The Future Is Ours
I ran for an hour and twenty-four minutes this morning listening to the same two songs over and over and over.
Taken together, REM’s “Living Well Is The Best Revenge” and “Man Sized Wreath” clock in at 5:44. Which means that in my ten and a half mile run south along the Hudson, east across Canal, then north along the East River, I listened to these two songs 14.65 times.
It wasn’t intentional; my iPod hadn’t synched my entire playlist (comprised of some twenty songs from the band’s entire catalogue). I didn’t discover said malfunction, of course, until somewhere around 42d Street. Too late.

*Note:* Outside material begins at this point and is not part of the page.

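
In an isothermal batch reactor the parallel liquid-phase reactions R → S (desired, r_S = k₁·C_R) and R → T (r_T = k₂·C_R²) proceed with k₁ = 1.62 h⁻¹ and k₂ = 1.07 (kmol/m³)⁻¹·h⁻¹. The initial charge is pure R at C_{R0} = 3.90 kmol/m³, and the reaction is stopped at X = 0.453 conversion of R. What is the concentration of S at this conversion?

C_R = C_{R0}(1−X) = 2.133 kmol/m³.
Along a PFR/batch, dC_S/dC_R = −r_S/(r_S+r_T) = −k₁/(k₁+k₂·C_R).
Integrating from C_{R0} to C_R: C_S = (1.62/1.07)·ln[(1.62+1.07·3.90)/(1.62+1.07·2.13)] = 1.514·ln(5.793/3.903) = 0.5980 kmol/m³.

0.598 kmol/m³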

If I’m going to get stuck with two songs on repeat for an hour and a half run, though, these two tracks from the band’s new “Accelerate” might be pretty decent choices. They’re urgent, uptempo, aggressive tunes built from the stuff of all great rock songs: thunderous backbeats, blaring guitars, propulsive bass, and a singer who’s just a little over the top.
Michael Stipe sounds like a pissed off couch potato. He’s had it with the thousand channel universe (“pageantry of empty gestures”), cable news punditry (“let’s hear that argument again on camera three, go now!”), and a culture of apathy (“everybody looking like they just don’t care”) and celebrity obsession (“all your sad and lost apostles”).
I share Michael’s politics, though not his anger. Not this morning, anyway.
By the time I hit Chinatown, my soundtrack had become something of a drone. Grand Street was bustling. I jogged in the street; the sidewalk was too crowded with morning shoppers. I dodged delivery vans and cabs, sidestepping hand trucks and palettes. The air smelled like ice and fish and cold soil.
From a narrow pathway between the FDR and a ConEd pumping station, the East River widens significantly above 14th Street. At Turtle Bay, the entire East Side — Midtown, the United Nations, the 59th Street Bridge — opens up in before you. This morning, a low layer of clouds was obscuring most of it.
There, across the wide, diamond-strewn river, only the great art deco spire of The Empire State Building broke through the whispy fog. It really was something to behold, that great tower piercing the sky. For a moment, I could imagine a dirigible the size of a city block moored there. For a moment, I could imagine the city in 1931: flush with ambition, opportunity, and hope.
Just then, Michael sang, “The future is ours!” And I accelerated towards home.